Brick & mortar retailers to get a 150-200 bps topline boost

E-tailers may lose Rs 10,000-12,000 crore revenues on tighter policy

Revenue growth of brick & mortar (B&M) retailers could increase 150-200 basis points (bps) in fiscal 2020, as e-retailers re-engineer business models to conform to the revised – and more stringent – regulations, which would slow down their revenue growth.


The Department of Industrial Policy & Promotion’s recent clarification on foreign direct investment (FDI) policy by e-retailers restricts equity ownership in sellers, caps the percentage procurement for sellers from e-marketplaces, and puts curbs on exclusive partnership with brands or providing favorable services to a few vendors. Further, the requirement of reporting compliance to the Reserve Bank of India on an annual basis would mean stringent implementation of these guidelines.

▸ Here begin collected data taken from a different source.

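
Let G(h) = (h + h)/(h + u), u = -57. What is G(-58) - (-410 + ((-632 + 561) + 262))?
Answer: 25301/115 ≈ 220.01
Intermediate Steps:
G(h) = 2*h/(-57 + h) (G(h) = (h + h)/(h - 57) = (2*h)/(-57 + h) = 2*h/(-57 + h))
G(-58) - (-410 + ((-632 + 561) + 262)) = 2*(-58)/(-57 - 58) - (-410 + ((-632 + 561) + 262)) = 2*(-58)/(-115) - (-410 + (-71 + 262)) = 2*(-58)*(-1/115) - (-410 + 191) = 116/115 - 1*(-219) = 116/115 + 219 = 25301/115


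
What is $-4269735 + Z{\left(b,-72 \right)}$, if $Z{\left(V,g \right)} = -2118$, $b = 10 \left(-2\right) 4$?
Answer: $-4271853$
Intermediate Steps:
$b = -80$ ($b = \left(-20\right) 4 = -80$)
$-4269735 + Z{\left(b,-72 \right)} = -4269735 - 2118 = -4271853$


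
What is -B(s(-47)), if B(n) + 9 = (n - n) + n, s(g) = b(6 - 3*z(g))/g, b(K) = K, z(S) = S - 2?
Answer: 576/47 ≈ 12.255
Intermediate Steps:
z(S) = -2 + S
s(g) = (12 - 3*g)/g (s(g) = (6 - 3*(-2 + g))/g = (6 + (6 - 3*g))/g = (12 - 3*g)/g)
B(n) = -9 + n (B(n) = -9 + ((n - n) + n) = -9 + (0 + n) = -9 + n)
-B(s(-47)) = -(-9 + (-3 + 12/(-47))) = -(-9 + (-3 + 12*(-1/47))) = -(-9 + (-3 - 12/47)) = -(-9 - 153/47) = -1*(-576/47) = 576/47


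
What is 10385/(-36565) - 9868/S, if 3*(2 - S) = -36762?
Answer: -24405099/22407032 ≈ -1.0892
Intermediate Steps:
S = 12256 (S = 2 - 1/3*(-36762) = 2 + 12254 = 12256)
10385/(-36565) - 9868/S = 10385/(-36565) - 9868/12256 = 10385*(-1/36565) - 9868*1/12256 = -2077/7313 - 2467/3064 = -24405099/22407032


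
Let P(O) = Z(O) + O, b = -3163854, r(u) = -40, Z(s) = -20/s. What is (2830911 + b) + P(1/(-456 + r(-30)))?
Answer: -160219409/496 ≈ -3.2302e+5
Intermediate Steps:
P(O) = O - 20/O (P(O) = -20/O + O = O - 20/O)
(2830911 + b) + P(1/(-456 + r(-30))) = (2830911 - 3163854) + (1/(-456 - 40) - 20/(1/(-456 - 40))) = -332943 + (1/(-496) - 20/(1/(-496))) = -332943 + (-1/496 - 20/(-1/496)) = -332943 + (-1/496 - 20*(-496)) = -332943 + (-1/496 + 9920) = -332943 + 4920319/496 = -160219409/496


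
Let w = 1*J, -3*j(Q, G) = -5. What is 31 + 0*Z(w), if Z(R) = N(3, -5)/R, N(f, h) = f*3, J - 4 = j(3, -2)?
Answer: 31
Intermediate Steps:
j(Q, G) = 5/3 (j(Q, G) = -⅓*(-5) = 5/3)
J = 17/3 (J = 4 + 5/3 = 17/3 ≈ 5.6667)
N(f, h) = 3*f
w = 17/3 (w = 1*(17/3) = 17/3 ≈ 5.6667)
Z(R) = 9/R (Z(R) = (3*3)/R = 9/R)
31 + 0*Z(w) = 31 + 0*(9/(17/3)) = 31 + 0*(9*(3/17)) = 31 + 0*(27/17) = 31 + 0 = 31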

“Nearly 35-40% of e-retail industry sales, amounting to Rs 35,000-40,000 crore, could be impacted due to the tightened policy,” said Anuj Sethi, Senior Director, CRISIL Ratings. “The impact on e-retailers would be largely in the electronics and apparel segments, which account for a bulk of their revenues.”

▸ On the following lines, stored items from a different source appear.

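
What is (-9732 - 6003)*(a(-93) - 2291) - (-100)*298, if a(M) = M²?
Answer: -100013330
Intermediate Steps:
(-9732 - 6003)*(a(-93) - 2291) - (-100)*298 = (-9732 - 6003)*((-93)² - 2291) - (-100)*298 = -15735*(8649 - 2291) - 1*(-29800) = -15735*6358 + 29800 = -100043130 + 29800 = -100013330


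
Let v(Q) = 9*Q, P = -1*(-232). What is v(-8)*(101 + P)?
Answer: -23976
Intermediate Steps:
P = 232
v(-8)*(101 + P) = (9*(-8))*(101 + 232) = -72*333 = -23976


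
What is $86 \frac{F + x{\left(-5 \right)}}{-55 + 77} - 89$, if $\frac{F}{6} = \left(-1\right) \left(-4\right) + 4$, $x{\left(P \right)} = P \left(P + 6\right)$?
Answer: $\frac{870}{11} \approx 79.091$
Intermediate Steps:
$x{\left(P \right)} = P \left(6 + P\right)$
$F = 48$ ($F = 6 \left(\left(-1\right) \left(-4\right) + 4\right) = 6 \left(4 + 4\right) = 6 \cdot 8 = 48$)
$86 \frac{F + x{\left(-5 \right)}}{-55 + 77} - 89 = 86 \frac{48 - 5 \left(6 - 5\right)}{-55 + 77} - 89 = 86 \frac{48 - 5}{22} - 89 = 86 \left(48 - 5\right) \frac{1}{22} - 89 = 86 \cdot 43 \cdot \frac{1}{22} - 89 = 86 \cdot \frac{43}{22} - 89 = \frac{1849}{11} - 89 = \frac{870}{11}$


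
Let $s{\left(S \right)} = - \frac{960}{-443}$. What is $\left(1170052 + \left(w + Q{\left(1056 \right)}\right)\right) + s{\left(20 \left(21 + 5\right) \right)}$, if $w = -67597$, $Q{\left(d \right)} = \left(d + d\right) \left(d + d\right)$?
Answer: $\frac{2464409517}{443} \approx 5.563 \cdot 10^{6}$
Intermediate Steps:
$Q{\left(d \right)} = 4 d^{2}$ ($Q{\left(d \right)} = 2 d 2 d = 4 d^{2}$)
$s{\left(S \right)} = \frac{960}{443}$ ($s{\left(S \right)} = \left(-960\right) \left(- \frac{1}{443}\right) = \frac{960}{443}$)
$\left(1170052 + \left(w + Q{\left(1056 \right)}\right)\right) + s{\left(20 \left(21 + 5\right) \right)} = \left(1170052 - \left(67597 - 4 \cdot 1056^{2}\right)\right) + \frac{960}{443} = \left(1170052 + \left(-67597 + 4 \cdot 1115136\right)\right) + \frac{960}{443} = \left(1170052 + \left(-67597 + 4460544\right)\right) + \frac{960}{443} = \left(1170052 + 4392947\right) + \frac{960}{443} = 5562999 + \frac{960}{443} = \frac{2464409517}{443}$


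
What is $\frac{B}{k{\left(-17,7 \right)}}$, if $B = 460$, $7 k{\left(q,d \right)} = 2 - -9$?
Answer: $\frac{3220}{11} \approx 292.73$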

CRISIL’s estimate suggests that if B&M retailers lap up even a fourth of the impacted sales of e-retailers, it would lead to topline gains of Rs 10,000-12,000 crore. That, in turn, would mean revenue growth would be 150-200 bps higher at ~19%, compared with CRISIL’s earlier expectation of 17% for fiscal 2020.

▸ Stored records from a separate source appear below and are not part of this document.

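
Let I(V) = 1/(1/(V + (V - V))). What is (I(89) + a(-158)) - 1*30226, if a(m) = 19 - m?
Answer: -29960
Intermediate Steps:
I(V) = V (I(V) = 1/(1/(V + 0)) = 1/(1/V) = V)
(I(89) + a(-158)) - 1*30226 = (89 + (19 - 1*(-158))) - 1*30226 = (89 + (19 + 158)) - 30226 = (89 + 177) - 30226 = 266 - 30226 = -29960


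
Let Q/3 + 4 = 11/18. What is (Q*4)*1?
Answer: -122/3 ≈ -40.667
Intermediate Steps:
Q = -61/6 (Q = -12 + 3*(11/18) = -12 + 11/6 = -61/6 ≈ -10.167)
(Q*4)*1 = -61/6*4*1 = -122/3*1 = -122/3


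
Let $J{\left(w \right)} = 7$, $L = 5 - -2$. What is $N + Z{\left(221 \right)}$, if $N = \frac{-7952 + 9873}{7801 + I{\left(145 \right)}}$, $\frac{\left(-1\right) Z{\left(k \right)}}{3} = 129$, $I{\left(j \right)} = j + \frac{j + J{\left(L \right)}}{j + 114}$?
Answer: $- \frac{796012703}{2058166} \approx -386.76$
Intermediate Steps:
$L = 7$ ($L = 5 + 2 = 7$)
$I{\left(j \right)} = j + \frac{7 + j}{114 + j}$ ($I{\left(j \right)} = j + \frac{j + 7}{j + 114} = j + \frac{7 + j}{114 + j}$)
$Z{\left(k \right)} = -387$ ($Z{\left(k \right)} = \left(-3\right) 129 = -387$)
$N = \frac{497539}{2058166}$ ($N = \frac{-7952 + 9873}{7801 + \frac{7 + 145^{2} + 115 \cdot 145}{114 + 145}} = \frac{1921}{7801 + \frac{7 + 21025 + 16675}{259}} = \frac{1921}{7801 + \frac{1}{259} \cdot 37707} = \frac{1921}{7801 + \frac{37707}{259}} = \frac{1921}{\frac{2058166}{259}} = 1921 \cdot \frac{259}{2058166} = \frac{497539}{2058166} \approx 0.24174$)
$N + Z{\left(221 \right)} = \frac{497539}{2058166} - 387 = - \frac{796012703}{2058166}$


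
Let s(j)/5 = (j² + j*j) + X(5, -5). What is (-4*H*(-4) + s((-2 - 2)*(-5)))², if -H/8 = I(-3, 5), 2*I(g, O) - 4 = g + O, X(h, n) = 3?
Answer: 13184161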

The top two e-retailers, accounting for about 70% of the e-retail industry revenue generate about half of their sales through group companies. Following the restriction on equity ownership in sellers, e-retailers will need to make changes in their supply chain and may alter business model in several ways, including adoption of franchisee model, thereby leading to increase in the cost of compliance as they strive to adhere to revised guidelines in less than 40 days.


Between fiscals 2014 and 2018, e-retail in India grew at 40% a year to reach Rs. 1 lakh crore, way faster than B&M’s growth at 13%, during this period, that scaled to Rs 3.2 lakh crore.


“The strong growth in e-retail was driven by deeper market penetration and attractive pricing compared with B&M retailers,” said Gautam Shahi, Director, CRISIL Ratings. “Robust FDI inflows of over Rs 95,000 crore in the past four fiscals have made this possible.”


Given tightened regulatory policy and a probable moderation in revenue growth for e-retailers compared with the past, FDI inflows and consequently, discounting by e-retailers may see moderation in fiscal 2020, providing a more level playing field to B&M retailers. However, long term growth potential for Indian e-retail continues to remain strong driven by increasing internet penetration, growing household private final consumption expenditure (PFCE) and convenience offered by online shopping.


In the near term, B&M retailers would see improving revenues, profitability and better cash flows, thus benefitting their overall credit profiles.